- Nearly three-quarters (71%) of accounting professionals globally want more from their employers when it comes to addressing their mental health needs as burnout remains a top concern, according to a report released Wednesday by the Association of Chartered Certified Accountants.
- Inflation fueling wage pressures, an accounting shortage and the “overwhelmingly” fast pace of technology changes topped the lengthy list of concerns among accounting professionals, the survey found.
- Many individuals in the accounting profession are looking to their next opportunity. "Career development and remuneration are the top two attraction factors to an organization, yet they are also the two areas that have the most influence on employees’ decisions to leave,” said Jamie Lyon head of skills, sectors and technology at the ACCA.

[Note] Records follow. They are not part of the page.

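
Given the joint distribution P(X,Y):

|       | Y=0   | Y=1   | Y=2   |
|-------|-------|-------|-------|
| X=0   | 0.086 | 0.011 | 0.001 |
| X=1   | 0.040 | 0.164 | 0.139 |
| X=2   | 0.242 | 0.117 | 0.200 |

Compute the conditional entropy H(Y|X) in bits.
1.3901 bits

H(Y|X) = H(X,Y) - H(X)

H(X,Y) = -Σ_{x,y} P(x,y) log₂ P(x,y). Per-cell terms -P(x,y)·log₂P(x,y):
  X=0: 0.3043987, 0.0715699, 0.0099658
  X=1: 0.1857542, 0.4277501, 0.3957112
  X=2: 0.4953549, 0.3621641, 0.4643856
Sum of the 9 terms: H(X,Y) = 2.7170545 bits

Marginal of X (row sums):
  P(X=0) = 0.086 + 0.011 + 0.001 = 0.098
  P(X=1) = 0.040 + 0.164 + 0.139 = 0.343
  P(X=2) = 0.242 + 0.117 + 0.200 = 0.559
H(X) = -[0.098·log₂(0.098) + 0.343·log₂(0.343) + 0.559·log₂(0.559)]
  = 0.3284053 + 0.5294958 + 0.4690456 = 1.3269467 bits

H(Y|X) = H(X,Y) - H(X) = 2.7170545 - 1.3269467 = 1.3901 bits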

While the broader accounting profession has been challenged by burnout and a talent shortage, audit committee directors reported being overwhelmed by the growing scope of their responsibilities that are now comparable to that of the overall board.

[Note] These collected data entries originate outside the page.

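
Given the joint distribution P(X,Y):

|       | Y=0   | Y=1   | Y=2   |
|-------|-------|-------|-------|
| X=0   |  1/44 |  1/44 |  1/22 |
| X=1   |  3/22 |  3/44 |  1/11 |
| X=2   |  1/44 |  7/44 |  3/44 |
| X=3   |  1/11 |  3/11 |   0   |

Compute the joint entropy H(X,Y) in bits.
3.0574 bits

H(X,Y) = -Σ_{x,y} P(x,y) log₂ P(x,y). Per-cell terms -P(x,y)·log₂P(x,y):
  X=0: 0.12408, 0.12408, 0.20270
  X=1: 0.39197, 0.26417, 0.31449
  X=2: 0.12408, 0.42192, 0.26417
  X=3: 0.31449, 0.51122, 0.00000
  (cells with P = 0 contribute 0)
Sum of the 12 terms: H(X,Y) = 3.0574 bits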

Yet, organizations appear to be coming up short when it comes to providing their accounting teams with the support. Most (71%) of accountants surveyed said they “want more help from their organizations to manage their mental health,” according to the ACCA survey, with 88% saying they want a better work-life balance.
High stress and burnout may be leading to mobility within the profession as well, and as a result, a major crunch for talent, with 44% of accountants expecting to move to another role in 12 months, the report found. Even more (69%) expect to move over the next two years, the report said.

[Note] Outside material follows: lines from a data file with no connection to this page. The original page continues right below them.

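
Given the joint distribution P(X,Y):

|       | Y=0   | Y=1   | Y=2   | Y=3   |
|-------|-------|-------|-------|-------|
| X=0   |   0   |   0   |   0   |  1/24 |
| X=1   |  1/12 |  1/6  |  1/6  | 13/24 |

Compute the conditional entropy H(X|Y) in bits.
0.2166 bits

H(X|Y) = H(X,Y) - H(Y)

H(X,Y) = -Σ_{x,y} P(x,y) log₂ P(x,y). Per-cell terms -P(x,y)·log₂P(x,y):
  X=0: 0.00000, 0.00000, 0.00000, 0.19104
  X=1: 0.29875, 0.43083, 0.43083, 0.47912
  (cells with P = 0 contribute 0)
Sum of the 8 terms: H(X,Y) = 1.8306 bits

Marginal of Y (column sums):
  P(Y=0) = 0 + 1/12 = 1/12
  P(Y=1) = 0 + 1/6 = 1/6
  P(Y=2) = 0 + 1/6 = 1/6
  P(Y=3) = 1/24 + 13/24 = 7/12
H(Y) = -[(1/12)·log₂(1/12) + (1/6)·log₂(1/6) + (1/6)·log₂(1/6) + (7/12)·log₂(7/12)]
  = 0.29875 + 0.43083 + 0.43083 + 0.45360 = 1.6140 bits

H(X|Y) = H(X,Y) - H(Y) = 1.8306 - 1.6140 = 0.2166 bits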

Despite the American Institute of Certified Public Accountants and Department of Labor’s efforts to expand the pool of qualified candidates for employment in financial jobs with programs like the Finance Business Partners one, for example, many industry veterans are still concerned.
“Attracting the next generation of talent to the accountancy profession is vital to healthy economies,” said Jillian Couse, head of ACCA North America.
Greg Engel, KPMG’s vice chair of tax in the U.S., shares the concern, saying in a recent interview the talent shortage issue keeps him up at night. Meanwhile, concerns over technology are also top of mind for accounting professionals — 42% of respondents said they are overwhelmed by the sheer pace of technological change.
Although many in the role understand how technology can enhance their work and careers, the change has proven to be a point of stress, according to the survey.
Accountants also cited high inflation adding fuel to the fire of wage pressures and getting into a hybrid work rhythm — 87% said they’d like to work remotely at least one day in the future — as other factors driving the struggle of retaining staff.
The survey polled over 8,000 accounting professionals in 148 countries.